EDGERTON, Associate Justice

(dissenting).

This is not a suit to compel support of a child. It is not even a suit to recover money expended for a child’s support. It is a suit by a mother to recover, for her own use, money which the father had agreed to pay her periodically “for the support” of the child. Though the parties called their agreement a stipulation, and filed it among the papers in a divorce suit, the divorce court did not act upon it. It was not a court order. When the present suit was brought, the purpose which the claimed payments had originally been intended to serve could no longer be accomplished, since the periods during which they were intended to provide support had already elapsed. The agreement in suit was enforceable by appellant, if at all, as a contract for payment of money. The Small Claims Branch of the Municipal Court has exclusive jurisdiction of claims of this amount.1

The District Court had continuing and exclusive jurisdiction to provide support for the child.2 Accordingly it could at any time, prospectively, abrogate the agreement of the parties on the subject. But support of a child is a form of alimony,3 and the District Court has no retrospective jurisdiction over alimony.4 Since it is impossible, in the nature of things, to provide past support, jurisdiction to provide support necessarily relates to the future.5 Appellant filed her motion in the District Court on July 1, 1940. Since its jurisdiction was purely prospective, her motion and its order could not destroy or affect her matured claim for the period before July 1.6

With respect to the period after July 1, the order could abrogate the agreement.

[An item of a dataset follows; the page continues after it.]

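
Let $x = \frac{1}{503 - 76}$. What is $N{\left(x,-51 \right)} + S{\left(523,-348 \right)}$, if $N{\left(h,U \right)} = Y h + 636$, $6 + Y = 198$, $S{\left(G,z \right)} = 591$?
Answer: $\frac{524121}{427} \approx 1227.4$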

How far it did so turns wholly on the intention of the District Court as conveyed in the order. It made no express reference to the agreement. Since it did not abrogate the agreement expressly, the question is whether it did so, to any extent which is here pertinent, by implication. The order was entered “upon consideration of the motion of [appellant] to require [appellee] to pay an increased amount for maintenance of the infant child. * * * ” 7 The record discloses no proposal from any quarter to reduce maintenance, and no suggestion that five dollars a week was excessive, either permanently or temporarily. The order fixed the same weekly amount as the agreement. It provided for support after August 3, and said nothing about the intervening period. Nothing suggests that the District Court intended to cause a lapse in support, by making it cease to accrue under the agreement before it began to accrue under the order. Every suggestion *847is to the contrary. It would take strong evidence to justify imputing to the court an intent to free appellee, for a period of five weeks, from both his statutory and his contract obligation to support his child. So far as appears, the court was not even requested to do such a thing. Since no such intent can be imputed to it, its order had no effect upon the claim now in suit, which is for instalments which accrued before July 29 under the agreement. That claim remained in force, and remained within the jurisdiction of the Municipal Court. That court’s order of dismissal was therefore erroneous.

D.C.Code (1940) § 11 — 804.

D.C.Code (1940) § 16 — 413.

D.C.Code (1940) § 16 — 411.

Caffrey v. Caffrey, 55 App.D.C. 285, 4 F.2d 952.

Demonet v. Burkart, 23 App.D.C. 308.

Woods v. Bard, 285 N.Y. 11, 32 N.E. 2d 772, 774; O’Brien v. O’Brien, 252 App.Div. 427, 299 N.Y.S. 511; Breiter-man v. Breiterman, 239 App.Div. 709, 268 N.Y.S. 628, 631.

And upon consideration of the motion for custody. Italics supplied.